A month into the 2012 season, Beckham was suspended for 50 games for testing positive for a “drug of abuse” a second time, reportedly marijuana. He ended up having his worst professional season.
He rebounded in 2013, and he even earned his first major league cup of coffee. After the season, though, the 23 year old tore his ACL while working out. It caused him to miss the first half of the 2014 season when he could have been competing for a spot on the major league roster.
In 2015, Beckham returned to the majors for nearly the entire season, and that’s where he’s been ever since. For the next two seasons, he bounced around the infield in a utility role. In 438 plate appearances across the two seasons, he batted .234 with a .287 on-base percentage and 14 home runs.
The 2017 season is something I’m not sure anyone saw coming. Beckham ended up playing in 137 games and more than doubled his number of career plate appearances. For the first time as a major leaguer, he spent the large majority of his time in the field at shortstop.
However, a portion of that season did not come with the Rays. On July 31, the Rays made an unexpected trade, sending Beckham to the Orioles for pitching prospect Tobias Myers.
Beckham had been a contributor all season. At the time of the trade, the Rays were 54-52 and in the middle of the playoff race. Just over two weeks later, they found themselves 10 games behind the division-leading Red Sox and under .500.
Meanwhile, Beckham was thriving in Baltimore. Starting in his third game with the team, he hit a home run in three straight games. He had at least a hit in his first 12 games with a 1.488 OPS. He finished the season with career highs across the board offensively.

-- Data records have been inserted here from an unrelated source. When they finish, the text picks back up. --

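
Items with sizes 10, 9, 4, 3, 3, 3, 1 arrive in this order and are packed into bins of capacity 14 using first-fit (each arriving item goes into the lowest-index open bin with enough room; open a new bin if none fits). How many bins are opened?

  10 → bin 1 (new)  [load 10/14]
  9 → bin 2 (new)  [load 9/14]
  4 → bin 1  [load 14/14]
  3 → bin 2  [load 12/14]
  3 → bin 3 (new)  [load 3/14]
  3 → bin 3  [load 6/14]
  1 → bin 2  [load 13/14]
3 bins opened.

3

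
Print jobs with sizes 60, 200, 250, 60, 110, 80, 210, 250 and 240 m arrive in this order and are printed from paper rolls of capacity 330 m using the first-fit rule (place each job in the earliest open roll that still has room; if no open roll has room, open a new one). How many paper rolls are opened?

5

  60 → roll 1 (new)  [load 60/330]
  200 → roll 1  [load 260/330]
  250 → roll 2 (new)  [load 250/330]
  60 → roll 1  [load 320/330]
  110 → roll 3 (new)  [load 110/330]
  80 → roll 2  [load 330/330]
  210 → roll 3  [load 320/330]
  250 → roll 4 (new)  [load 250/330]
  240 → roll 5 (new)  [load 240/330]
5 paper rolls opened.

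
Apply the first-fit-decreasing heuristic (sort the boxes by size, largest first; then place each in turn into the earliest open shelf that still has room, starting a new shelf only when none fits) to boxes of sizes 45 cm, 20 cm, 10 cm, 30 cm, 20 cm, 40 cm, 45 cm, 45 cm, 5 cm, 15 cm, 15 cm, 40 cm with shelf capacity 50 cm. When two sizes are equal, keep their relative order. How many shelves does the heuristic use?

7

Sorted descending: 45, 45, 45, 40, 40, 30, 20, 20, 15, 15, 10, 5.
  45 → shelf 1 (new)  [load 45/50]
  45 → shelf 2 (new)  [load 45/50]
  45 → shelf 3 (new)  [load 45/50]
  40 → shelf 4 (new)  [load 40/50]
  40 → shelf 5 (new)  [load 40/50]
  30 → shelf 6 (new)  [load 30/50]
  20 → shelf 6  [load 50/50]
  20 → shelf 7 (new)  [load 20/50]
  15 → shelf 7  [load 35/50]
  15 → shelf 7  [load 50/50]
  10 → shelf 4  [load 50/50]
  5 → shelf 1  [load 50/50]
7 shelves opened.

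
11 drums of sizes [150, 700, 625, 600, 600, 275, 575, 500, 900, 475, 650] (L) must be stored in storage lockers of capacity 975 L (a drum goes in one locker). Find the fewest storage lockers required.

8

Total = 900 + 700 + 650 + 625 + 600 + 600 + 575 + 500 + 475 + 275 + 150 = 6050 L.
Lower bound: ⌈6050/975⌉ = 7 storage lockers.
Also, 8 drums each exceed 975/2 L, and no two of those can share a locker, so at least 8 storage lockers are needed.
A packing using 8 storage lockers:
  locker 1: 900 = 900
  locker 2: 700 + 275 = 975
  locker 3: 650 + 150 = 800
  locker 4: 625 = 625
  locker 5: 600 = 600
  locker 6: 600 = 600
  locker 7: 575 = 575
  locker 8: 500 + 475 = 975
This matches the lower bound, so 8 is optimal.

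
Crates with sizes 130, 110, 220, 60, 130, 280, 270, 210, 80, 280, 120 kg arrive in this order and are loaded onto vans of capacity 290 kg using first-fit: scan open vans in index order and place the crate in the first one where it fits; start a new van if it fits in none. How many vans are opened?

  130 → van 1 (new)  [load 130/290]
  110 → van 1  [load 240/290]
  220 → van 2 (new)  [load 220/290]
  60 → van 2  [load 280/290]
  130 → van 3 (new)  [load 130/290]
  280 → van 4 (new)  [load 280/290]
  270 → van 5 (new)  [load 270/290]
  210 → van 6 (new)  [load 210/290]
  80 → van 3  [load 210/290]
  280 → van 7 (new)  [load 280/290]
  120 → van 8 (new)  [load 120/290]
8 vans opened.

8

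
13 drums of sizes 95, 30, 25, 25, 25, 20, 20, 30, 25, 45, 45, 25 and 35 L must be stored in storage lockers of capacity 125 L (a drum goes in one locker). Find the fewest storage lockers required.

Total = 95 + 45 + 45 + 35 + 30 + 30 + 25 + 25 + 25 + 25 + 25 + 20 + 20 = 445 L.
Lower bound: ⌈445/125⌉ = 4 storage lockers.
A packing using 4 storage lockers:
  locker 1: 95 + 30 = 125
  locker 2: 45 + 45 + 35 = 125
  locker 3: 30 + 25 + 25 + 25 + 20 = 125
  locker 4: 25 + 25 + 20 = 70
This matches the lower bound, so 4 is optimal.

4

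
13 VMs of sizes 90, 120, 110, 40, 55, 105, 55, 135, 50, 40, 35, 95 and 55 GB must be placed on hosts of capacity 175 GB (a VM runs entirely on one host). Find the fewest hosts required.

6

Total = 135 + 120 + 110 + 105 + 95 + 90 + 55 + 55 + 55 + 50 + 40 + 40 + 35 = 985 GB.
Lower bound: ⌈985/175⌉ = 6 hosts.
A packing using 6 hosts:
  host 1: 135 + 40 = 175
  host 2: 120 + 55 = 175
  host 3: 110 + 55 = 165
  host 4: 105 + 55 = 160
  host 5: 95 + 50 = 145
  host 6: 90 + 40 + 35 = 165
This matches the lower bound, so 6 is optimal.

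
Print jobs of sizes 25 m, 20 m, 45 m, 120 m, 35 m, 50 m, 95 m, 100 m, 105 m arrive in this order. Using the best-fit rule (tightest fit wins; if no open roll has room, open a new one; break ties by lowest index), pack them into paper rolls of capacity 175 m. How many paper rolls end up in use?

  25 → roll 1 (new)  [load 25/175]
  20 → roll 1  [load 45/175]
  45 → roll 1  [load 90/175]
  120 → roll 2 (new)  [load 120/175]
  35 → roll 2  [load 155/175]
  50 → roll 1  [load 140/175]
  95 → roll 3 (new)  [load 95/175]
  100 → roll 4 (new)  [load 100/175]
  105 → roll 5 (new)  [load 105/175]
5 paper rolls opened.

5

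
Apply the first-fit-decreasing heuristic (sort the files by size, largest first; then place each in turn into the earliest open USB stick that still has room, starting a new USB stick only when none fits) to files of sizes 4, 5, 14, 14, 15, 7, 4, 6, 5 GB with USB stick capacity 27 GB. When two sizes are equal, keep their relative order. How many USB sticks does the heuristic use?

Sorted descending: 15, 14, 14, 7, 6, 5, 5, 4, 4.
  15 → USB stick 1 (new)  [load 15/27]
  14 → USB stick 2 (new)  [load 14/27]
  14 → USB stick 3 (new)  [load 14/27]
  7 → USB stick 1  [load 22/27]
  6 → USB stick 2  [load 20/27]
  5 → USB stick 1  [load 27/27]
  5 → USB stick 2  [load 25/27]
  4 → USB stick 3  [load 18/27]
  4 → USB stick 3  [load 22/27]
3 USB sticks opened.

3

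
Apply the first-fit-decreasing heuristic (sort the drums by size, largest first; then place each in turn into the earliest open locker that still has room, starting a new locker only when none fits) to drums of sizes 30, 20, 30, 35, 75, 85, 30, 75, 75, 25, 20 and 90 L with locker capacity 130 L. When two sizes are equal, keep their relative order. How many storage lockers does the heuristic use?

5

Sorted descending: 90, 85, 75, 75, 75, 35, 30, 30, 30, 25, 20, 20.
  90 → locker 1 (new)  [load 90/130]
  85 → locker 2 (new)  [load 85/130]
  75 → locker 3 (new)  [load 75/130]
  75 → locker 4 (new)  [load 75/130]
  75 → locker 5 (new)  [load 75/130]
  35 → locker 1  [load 125/130]
  30 → locker 2  [load 115/130]
  30 → locker 3  [load 105/130]
  30 → locker 4  [load 105/130]
  25 → locker 3  [load 130/130]
  20 → locker 4  [load 125/130]
  20 → locker 5  [load 95/130]
5 storage lockers opened.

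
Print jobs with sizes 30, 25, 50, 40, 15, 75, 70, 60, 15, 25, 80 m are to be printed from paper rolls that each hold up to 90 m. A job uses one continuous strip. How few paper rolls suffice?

6

Total = 80 + 75 + 70 + 60 + 50 + 40 + 30 + 25 + 25 + 15 + 15 = 485 m.
Lower bound: ⌈485/90⌉ = 6 paper rolls.
A packing using 6 paper rolls:
  roll 1: 80 = 80
  roll 2: 75 + 15 = 90
  roll 3: 70 + 15 = 85
  roll 4: 60 + 30 = 90
  roll 5: 50 + 40 = 90
  roll 6: 25 + 25 = 50
This matches the lower bound, so 6 is optimal.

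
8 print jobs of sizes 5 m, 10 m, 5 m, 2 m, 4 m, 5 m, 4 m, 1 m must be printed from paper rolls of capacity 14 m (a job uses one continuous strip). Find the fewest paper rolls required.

Total = 10 + 5 + 5 + 5 + 4 + 4 + 2 + 1 = 36 m.
Lower bound: ⌈36/14⌉ = 3 paper rolls.
A packing using 3 paper rolls:
  roll 1: 10 + 4 = 14
  roll 2: 5 + 5 + 4 = 14
  roll 3: 5 + 2 + 1 = 8
This matches the lower bound, so 3 is optimal.

3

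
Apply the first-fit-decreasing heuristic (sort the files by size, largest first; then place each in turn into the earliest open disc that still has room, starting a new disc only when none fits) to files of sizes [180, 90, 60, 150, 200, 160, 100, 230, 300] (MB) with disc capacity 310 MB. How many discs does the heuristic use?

Sorted descending: 300, 230, 200, 180, 160, 150, 100, 90, 60.
  300 → disc 1 (new)  [load 300/310]
  230 → disc 2 (new)  [load 230/310]
  200 → disc 3 (new)  [load 200/310]
  180 → disc 4 (new)  [load 180/310]
  160 → disc 5 (new)  [load 160/310]
  150 → disc 5  [load 310/310]
  100 → disc 3  [load 300/310]
  90 → disc 4  [load 270/310]
  60 → disc 2  [load 290/310]
5 discs opened.

5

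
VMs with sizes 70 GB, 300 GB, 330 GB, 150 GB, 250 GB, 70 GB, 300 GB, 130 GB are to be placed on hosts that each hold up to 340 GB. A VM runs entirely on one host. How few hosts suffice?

6

Total = 330 + 300 + 300 + 250 + 150 + 130 + 70 + 70 = 1600 GB.
Lower bound: ⌈1600/340⌉ = 5 hosts.
A packing using 6 hosts:
  host 1: 330 = 330
  host 2: 300 = 300
  host 3: 300 = 300
  host 4: 250 + 70 = 320
  host 5: 150 + 130 = 280
  host 6: 70 = 70
No arrangement into 5 hosts stays within capacity, so 6 is optimal.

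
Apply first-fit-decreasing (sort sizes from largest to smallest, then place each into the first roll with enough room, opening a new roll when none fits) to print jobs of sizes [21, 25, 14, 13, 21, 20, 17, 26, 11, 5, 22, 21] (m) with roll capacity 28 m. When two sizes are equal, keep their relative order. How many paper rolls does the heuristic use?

9

Sorted descending: 26, 25, 22, 21, 21, 21, 20, 17, 14, 13, 11, 5.
  26 → roll 1 (new)  [load 26/28]
  25 → roll 2 (new)  [load 25/28]
  22 → roll 3 (new)  [load 22/28]
  21 → roll 4 (new)  [load 21/28]
  21 → roll 5 (new)  [load 21/28]
  21 → roll 6 (new)  [load 21/28]
  20 → roll 7 (new)  [load 20/28]
  17 → roll 8 (new)  [load 17/28]
  14 → roll 9 (new)  [load 14/28]
  13 → roll 9  [load 27/28]
  11 → roll 8  [load 28/28]
  5 → roll 3  [load 27/28]
9 paper rolls opened.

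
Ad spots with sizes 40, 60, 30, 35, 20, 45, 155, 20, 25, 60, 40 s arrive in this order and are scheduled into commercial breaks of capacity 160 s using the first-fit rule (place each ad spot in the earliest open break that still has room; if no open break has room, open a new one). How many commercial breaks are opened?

4

  40 → break 1 (new)  [load 40/160]
  60 → break 1  [load 100/160]
  30 → break 1  [load 130/160]
  35 → break 2 (new)  [load 35/160]
  20 → break 1  [load 150/160]
  45 → break 2  [load 80/160]
  155 → break 3 (new)  [load 155/160]
  20 → break 2  [load 100/160]
  25 → break 2  [load 125/160]
  60 → break 4 (new)  [load 60/160]
  40 → break 4  [load 100/160]
4 commercial breaks opened.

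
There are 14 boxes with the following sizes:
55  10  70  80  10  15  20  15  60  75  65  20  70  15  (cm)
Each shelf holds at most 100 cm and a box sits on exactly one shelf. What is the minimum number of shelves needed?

7

Total = 80 + 75 + 70 + 70 + 65 + 60 + 55 + 20 + 20 + 15 + 15 + 15 + 10 + 10 = 580 cm.
Lower bound: ⌈580/100⌉ = 6 shelves.
Also, 7 boxes each exceed 50 cm, and no two of those can share a shelf, so at least 7 shelves are needed.
A packing using 7 shelves:
  shelf 1: 80 + 20 = 100
  shelf 2: 75 + 20 = 95
  shelf 3: 70 + 15 + 15 = 100
  shelf 4: 70 + 15 + 10 = 95
  shelf 5: 65 + 10 = 75
  shelf 6: 60 = 60
  shelf 7: 55 = 55
This matches the lower bound, so 7 is optimal.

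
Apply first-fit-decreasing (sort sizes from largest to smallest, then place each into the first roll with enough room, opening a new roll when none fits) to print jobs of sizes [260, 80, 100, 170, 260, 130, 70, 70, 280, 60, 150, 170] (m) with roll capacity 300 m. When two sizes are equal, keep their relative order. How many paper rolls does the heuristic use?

7

Sorted descending: 280, 260, 260, 170, 170, 150, 130, 100, 80, 70, 70, 60.
  280 → roll 1 (new)  [load 280/300]
  260 → roll 2 (new)  [load 260/300]
  260 → roll 3 (new)  [load 260/300]
  170 → roll 4 (new)  [load 170/300]
  170 → roll 5 (new)  [load 170/300]
  150 → roll 6 (new)  [load 150/300]
  130 → roll 4  [load 300/300]
  100 → roll 5  [load 270/300]
  80 → roll 6  [load 230/300]
  70 → roll 6  [load 300/300]
  70 → roll 7 (new)  [load 70/300]
  60 → roll 7  [load 130/300]
7 paper rolls opened.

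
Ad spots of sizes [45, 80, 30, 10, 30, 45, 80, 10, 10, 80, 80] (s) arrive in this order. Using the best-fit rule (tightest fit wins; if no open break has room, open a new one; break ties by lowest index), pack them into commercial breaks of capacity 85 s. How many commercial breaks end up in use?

7

  45 → break 1 (new)  [load 45/85]
  80 → break 2 (new)  [load 80/85]
  30 → break 1  [load 75/85]
  10 → break 1  [load 85/85]
  30 → break 3 (new)  [load 30/85]
  45 → break 3  [load 75/85]
  80 → break 4 (new)  [load 80/85]
  10 → break 3  [load 85/85]
  10 → break 5 (new)  [load 10/85]
  80 → break 6 (new)  [load 80/85]
  80 → break 7 (new)  [load 80/85]
7 commercial breaks opened.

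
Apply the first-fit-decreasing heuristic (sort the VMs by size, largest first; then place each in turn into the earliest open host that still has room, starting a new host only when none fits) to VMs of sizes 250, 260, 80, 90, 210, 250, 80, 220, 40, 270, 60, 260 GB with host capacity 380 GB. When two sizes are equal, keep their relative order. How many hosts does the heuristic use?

Sorted descending: 270, 260, 260, 250, 250, 220, 210, 90, 80, 80, 60, 40.
  270 → host 1 (new)  [load 270/380]
  260 → host 2 (new)  [load 260/380]
  260 → host 3 (new)  [load 260/380]
  250 → host 4 (new)  [load 250/380]
  250 → host 5 (new)  [load 250/380]
  220 → host 6 (new)  [load 220/380]
  210 → host 7 (new)  [load 210/380]
  90 → host 1  [load 360/380]
  80 → host 2  [load 340/380]
  80 → host 3  [load 340/380]
  60 → host 4  [load 310/380]
  40 → host 2  [load 380/380]
7 hosts opened.

7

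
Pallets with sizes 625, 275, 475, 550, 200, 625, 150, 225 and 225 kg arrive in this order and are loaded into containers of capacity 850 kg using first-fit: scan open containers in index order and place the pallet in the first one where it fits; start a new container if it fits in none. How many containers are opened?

5

  625 → container 1 (new)  [load 625/850]
  275 → container 2 (new)  [load 275/850]
  475 → container 2  [load 750/850]
  550 → container 3 (new)  [load 550/850]
  200 → container 1  [load 825/850]
  625 → container 4 (new)  [load 625/850]
  150 → container 3  [load 700/850]
  225 → container 4  [load 850/850]
  225 → container 5 (new)  [load 225/850]
5 containers opened.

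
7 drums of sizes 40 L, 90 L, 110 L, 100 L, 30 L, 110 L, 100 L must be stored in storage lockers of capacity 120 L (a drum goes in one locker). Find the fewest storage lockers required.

Total = 110 + 110 + 100 + 100 + 90 + 40 + 30 = 580 L.
Lower bound: ⌈580/120⌉ = 5 storage lockers.
A packing using 6 storage lockers:
  locker 1: 110 = 110
  locker 2: 110 = 110
  locker 3: 100 = 100
  locker 4: 100 = 100
  locker 5: 90 + 30 = 120
  locker 6: 40 = 40
No arrangement into 5 storage lockers stays within capacity, so 6 is optimal.

6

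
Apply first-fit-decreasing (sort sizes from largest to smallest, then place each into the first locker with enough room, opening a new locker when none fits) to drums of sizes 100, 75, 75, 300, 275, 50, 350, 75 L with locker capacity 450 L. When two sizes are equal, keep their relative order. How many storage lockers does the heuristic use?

Sorted descending: 350, 300, 275, 100, 75, 75, 75, 50.
  350 → locker 1 (new)  [load 350/450]
  300 → locker 2 (new)  [load 300/450]
  275 → locker 3 (new)  [load 275/450]
  100 → locker 1  [load 450/450]
  75 → locker 2  [load 375/450]
  75 → locker 2  [load 450/450]
  75 → locker 3  [load 350/450]
  50 → locker 3  [load 400/450]
3 storage lockers opened.

3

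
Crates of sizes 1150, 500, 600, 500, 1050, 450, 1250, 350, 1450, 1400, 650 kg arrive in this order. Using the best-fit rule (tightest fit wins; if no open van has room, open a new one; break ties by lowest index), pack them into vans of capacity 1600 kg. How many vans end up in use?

7

  1150 → van 1 (new)  [load 1150/1600]
  500 → van 2 (new)  [load 500/1600]
  600 → van 2  [load 1100/1600]
  500 → van 2  [load 1600/1600]
  1050 → van 3 (new)  [load 1050/1600]
  450 → van 1  [load 1600/1600]
  1250 → van 4 (new)  [load 1250/1600]
  350 → van 4  [load 1600/1600]
  1450 → van 5 (new)  [load 1450/1600]
  1400 → van 6 (new)  [load 1400/1600]
  650 → van 7 (new)  [load 650/1600]
7 vans opened.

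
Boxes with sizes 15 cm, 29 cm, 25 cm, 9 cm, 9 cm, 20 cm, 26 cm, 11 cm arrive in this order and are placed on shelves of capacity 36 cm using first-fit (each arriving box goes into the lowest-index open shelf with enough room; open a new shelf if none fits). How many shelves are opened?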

Beckham turns 28 years old later this month. He exited the organization in a controversial trade after beginning his professional career as a controversial draft pick among fans. It took quite a bit of time, but his power potential finally developed. He’s never going to be the superstar people hoped for with a No. 1 pick, but he has prime years of his life left, and he looks like a big league contributor.